DictionaryLiteralShorthand
is a Swift compiler plugin that provides a macro for creating dictionary literals with keys as string representations of corresponding variable names.
It simplifies the process of creating dictionaries by automatically generating the keys based on variable names.
This macro is inspired by the shorthand syntax for object initializers in JavaScript.
UIKit also offers a similar macro called NSDictionaryOfVariableBindings for NSDictionary.
In the past, if you want to define a dictionary with the key is the same as the variable name, you write:
let a = 99
let b = "foo"
let dictionary: [AnyHashable: Any] = ["a": a, "b": b]
With this macro, you simply write
import DictionaryLiteralShorthand
let a = 99
let b = "foo"
let dictionary: [AnyHashable: Any] = #dict(a, b)
// This is the equalivant code generated by the compiler:
// let dictionary: [AnyHashable: Any] = ["a": a, "b": b]
The compiler magically "exapnds" the macro for you, saving your time from writing boilerplate code.
Note:
- The shorthand accepts only "variable names", do not input "literals" such as a String literal, or an Integer literal
/// ❌ This raises a compiler error, as we don't have a "variable name" to input to dictionary
let dictionary: [AnyHashable: Any] = #dict(["Foo", 999])

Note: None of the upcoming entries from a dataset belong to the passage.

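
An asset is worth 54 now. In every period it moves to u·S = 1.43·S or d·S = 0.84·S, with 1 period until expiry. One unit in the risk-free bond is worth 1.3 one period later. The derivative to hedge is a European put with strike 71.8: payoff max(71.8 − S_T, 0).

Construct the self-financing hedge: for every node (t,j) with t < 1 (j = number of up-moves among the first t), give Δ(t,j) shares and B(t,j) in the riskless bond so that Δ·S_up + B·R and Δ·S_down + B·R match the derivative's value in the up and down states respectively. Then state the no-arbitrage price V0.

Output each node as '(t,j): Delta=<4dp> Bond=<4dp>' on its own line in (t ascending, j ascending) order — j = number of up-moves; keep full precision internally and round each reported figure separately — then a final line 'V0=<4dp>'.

Risk-neutral probability p* = (R−d)/(u−d) = (1.3−0.84)/(1.43−0.84) = 0.7797.
Terminal payoffs: V(1,0)=26.4400, V(1,1)=0.0000
Node (0,0) S=54.0000: V=(p*·0.0000+(1−p*)·26.4400)/1.3=4.4814; Δ=(0.0000−26.4400)/(77.2200−45.3600)=-0.8299; B=V−Δ·S=49.2949
Check: Δ(0,0)·S0 + B(0,0) = 4.4814 = V0.

(0,0): Delta=-0.8299 Bond=49.2949
V0=4.4814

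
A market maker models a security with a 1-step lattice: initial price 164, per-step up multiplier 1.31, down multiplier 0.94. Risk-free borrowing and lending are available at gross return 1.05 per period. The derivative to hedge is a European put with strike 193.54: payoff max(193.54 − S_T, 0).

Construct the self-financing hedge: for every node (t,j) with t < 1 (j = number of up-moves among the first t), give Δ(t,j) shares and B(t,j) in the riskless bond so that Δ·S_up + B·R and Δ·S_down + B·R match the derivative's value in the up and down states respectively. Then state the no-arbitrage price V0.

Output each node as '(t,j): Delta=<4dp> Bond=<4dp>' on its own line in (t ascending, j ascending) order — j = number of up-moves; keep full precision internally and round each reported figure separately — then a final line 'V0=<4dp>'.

Under the risk-neutral measure, an up-move has probability p* = (R−d)/(u−d) = 0.2973 and values discount at R = 1.05.
Terminal payoffs: V(1,0)=39.3800, V(1,1)=0.0000
  t=0,j=0: stock 164.0000 → up 214.8400 (V=0.0000), down 154.1600 (V=39.3800). Price 26.3547; hedge Δ=-0.6490, bond B=132.7871.
Each (Δ,B) replicates both successor values, so the strategy is self-financing and V0 is arbitrage-free.

(0,0): Delta=-0.6490 Bond=132.7871
V0=26.3547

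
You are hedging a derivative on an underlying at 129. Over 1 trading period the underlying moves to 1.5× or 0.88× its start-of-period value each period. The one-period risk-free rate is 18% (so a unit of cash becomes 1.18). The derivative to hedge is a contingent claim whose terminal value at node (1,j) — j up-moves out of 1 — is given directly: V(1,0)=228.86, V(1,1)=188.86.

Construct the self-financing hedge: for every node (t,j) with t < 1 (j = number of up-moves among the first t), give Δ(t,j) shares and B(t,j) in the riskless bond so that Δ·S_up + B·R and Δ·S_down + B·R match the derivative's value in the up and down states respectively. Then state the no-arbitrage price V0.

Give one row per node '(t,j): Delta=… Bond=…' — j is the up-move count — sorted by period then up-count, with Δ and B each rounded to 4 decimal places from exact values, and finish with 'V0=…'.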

Open your project with Xcode, go
- File > Add Package Dependencies
- Enter url
https://github.com/Dcard/DictionaryLiteralShorthandMacro.git
- Select the
main
branch
After installation, Xcode might ask you if you want to enable DictionaryLiteralShorthandMacros
, select Trust & Enable
- Swift 5.9 or later
- Xcode 15 or later
- https://developer.apple.com/videos/play/wwdc2023/10166/
- https://developer.apple.com/videos/play/wwdc2023/10167
- Setup CI/CD to automate tests for pull requests
DictionaryLiteralShorthand is released under the MIT license. See LICENSE for details.